A
menudo se ha reprochado al cine no ser demasiado riguroso cuando se hacen
películas pretendidamente históricas. Y es bien sabido que el cine tiene
permitido esas licencias siempre que respete los códigos establecidos en los
primeros compases de cualquier relato. En esta ocasión, Ridley Scott opta por
el entretenimiento, contando hitos de la vida del general francés, pero
inventándose los cómos. El resultado es una película que, a pesar de sus
intenciones de espectacularidad y de servir como instrumento de ocio, parece
quedarse sólo en la superficie que otorga la pasión.
En hechuras y bordados,
Ridley Scott articula una cinta que se parece más a Waterloo, de Sergei Bondarchuk, con Rod Steiger de protagonista,
que a cualquier otra sobre el insigne personaje, apodado certeramente por
Arturo Pérez-Reverte como “El petit
cabrón”. Dejando bien claro que lo mejor que se ha hecho en este terreno
pertenece a la época muda y a la dirección de Abel Gance con el mismo escueto
título del nombre del emperador que se coronó a sí mismo, la película de Scott
no duda en centrarse, de forma un tanto melodramática, en el amor que Napoleón
sentía por Josefina y, desde luego, en su desmedida ambición de tintes
enfermizos. Joaquin Phoenix dibuja a un Bonaparte introspectivo, acertado en su
indisimulada reserva, ligeramente desquiciado, inevitablemente torpe en los
juegos eróticos e ignorante del patriotismo al que tanto apela. Por su parte,
Vanessa Kirby nos trae a una Josefina amante del juego sexual, sacrificada por
amor y expectante en el rincón, soslayando los exquisitos modales que adornaban
a la auténtica emperatriz y su valía de inteligencia y empuje de la que hizo
gala a lo largo de su vida. Y hasta aquí se puede escribir porque uno de los
grandes errores que comete Ridley Scott es no dotar a los personajes
secundarios de actores de cierta entidad, salvo a Rupert Everett encarnando al
Duque de Wellington que, con su gesto torcido, llega a ser bastante discutible.
Sin embargo, no hay que
dudar de que la película contiene virtudes muy valorables, como la exquisita
selección musical, el cuidado vestuario y, por supuesto, la espectacularidad de
la muerte en el campo de batalla, aunque las contiendas dejen bastante que
desear en el plano histórico. Como ejemplo, basta citar que Napoleón nunca a
lomos de un caballo al frente de sus tropas. Scott, además, toma como modelo
estético los múltiples cuadros que Jacques-Louis David realizó por encargo del
propio Bonaparte y eso eleva la categoría visual de la cinta.

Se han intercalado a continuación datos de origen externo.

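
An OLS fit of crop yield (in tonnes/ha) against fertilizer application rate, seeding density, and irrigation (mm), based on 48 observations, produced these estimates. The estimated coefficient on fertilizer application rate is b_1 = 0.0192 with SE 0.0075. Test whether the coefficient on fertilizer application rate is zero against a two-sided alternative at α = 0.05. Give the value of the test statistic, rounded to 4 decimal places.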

Así que cuidado con esos oficiales oscuros que desean, ante todo, ser conocidos por la multitud porque ya se sabe que la popularidad puede ser un enemigo imbatible. No vale todo para mantenerse en el poder y mucho menos si se trata de conquistar objetivos comprometiendo el futuro de la nación. Más que nada porque el resultado suele ser nefasto y se acaba con la idea primigenia que se quiere defender. La ambición también puede llevar unas apuestas botas de caña, brillantes e imponentes, para deslumbrar al enemigo con palabras de supuesta grandeza que suelen ser tan falsas como una espada sin nombre. Las cesiones cotizan demasiado alto y, en ocasiones, el propio orgullo se confunde con el deseo del pueblo. No suele ser así. Hay que poner un límite a la ambición si no se quiere acabar desterrado en una isla en la que la libertad fue sólo un espejismo que pasó de largo porque no quiso acabar guillotinada.